A former family doctor herself, Philpott's remarks over the past several months paint a picture of what she'd like Canada's health care system to look like, even as she acknowledges that some of the changes go beyond what the federal government can do.
Less fragmentation, more primary care
Philpott admits a bias. She'd like a system that's rooted in primary care. That means Canadians dealing with their family physician, G.P. or a nurse practitioner. Rather than being sent across the city for tests and to meet with specialists, she argues for better co-ordination.
Philpott says rejigging the system to focus it around the primary care provider would save money and lead to healthier patients.
"Fragmentation leads to waste, it leads to frustration, and to dangerous delays in care."
There's an app for that
Philpott argues that if Canadians can do their banking on their phone, accessing health care should be easier.
"It's shocking that in the age of Facebook and e-commerce, we're still using fax machines in doctors' offices and most Canadians still can't go online for their health records."
She's also enthusiastic about other forms of innovation to help make health care more efficient. It's something she and the provincial health ministers have agreed is a priority, though Quebec's Health Minister Gaétan Barrette said he's skeptical about whether most proposed innovations in health care actually save money.
Home care has been the Liberals' biggest health care pitch. They've pledged $3 billion over four years to the cause, though other, related services like palliative care could also be funded by that money.
In her speech to the CMA, Philpott pointed to statistics about the cost of health care in Ontario. She said it costs $840 a day to keep a patient in hospital, while home care costs just $55 a day.

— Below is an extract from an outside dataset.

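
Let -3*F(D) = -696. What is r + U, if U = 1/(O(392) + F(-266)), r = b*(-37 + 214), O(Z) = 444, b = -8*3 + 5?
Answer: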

Along with the savings, she says most patients would prefer to be at home.
As if the health care file wasn't big enough, Philpott says better health care means tackling the even larger issue of social inequity, an issue she says that all of government and even society needs to address.
She points particularly to the Indigenous population, saying lack of education, crowded housing, high unemployment and incarceration rates all have health repercussions. In a speech to health care professionals in Ottawa in September, she cited the stunning statistic that amongst Inuit, the rates of tuberculosis are 375 times higher than those for non-Indigenous Canadians.
"It's time to reclaim the political will, time and resources to develop and implement bold reforms in the funding and organization of front-line delivery," she said back in August.
Some provinces have no interest in getting direction from the federal government on "bold reforms." Others who might be on side are more likely to resist when they can't agree with the federal government on funding.
Take the question of innovation in health care. In September ,while attending the same conference as Philpott, Quebec's Barrette offered a warning about innovation. He said that, while it does sometimes improve the system, it almost never delivers the kind of cost saving it's expected to. The underlying message for Philpott: If you want me to innovate, you'll need to find more money to pay for it.
That's presuming such a thing would even be up for discussion. Barrette told reporters that any focus on how health care dollars are spent is a kind of trap to distract from the question of how much money is available.
"We're all talking about conditions — strings attached, no strings, loosely attached, tightly attached, whatever — but we're not talking about the real thing that comes first: Funding. It's a trap!"
If talking about how how health care is delivered is essentially off the table, agreeing on "bold reforms" and "system transformation" becomes virtually impossible.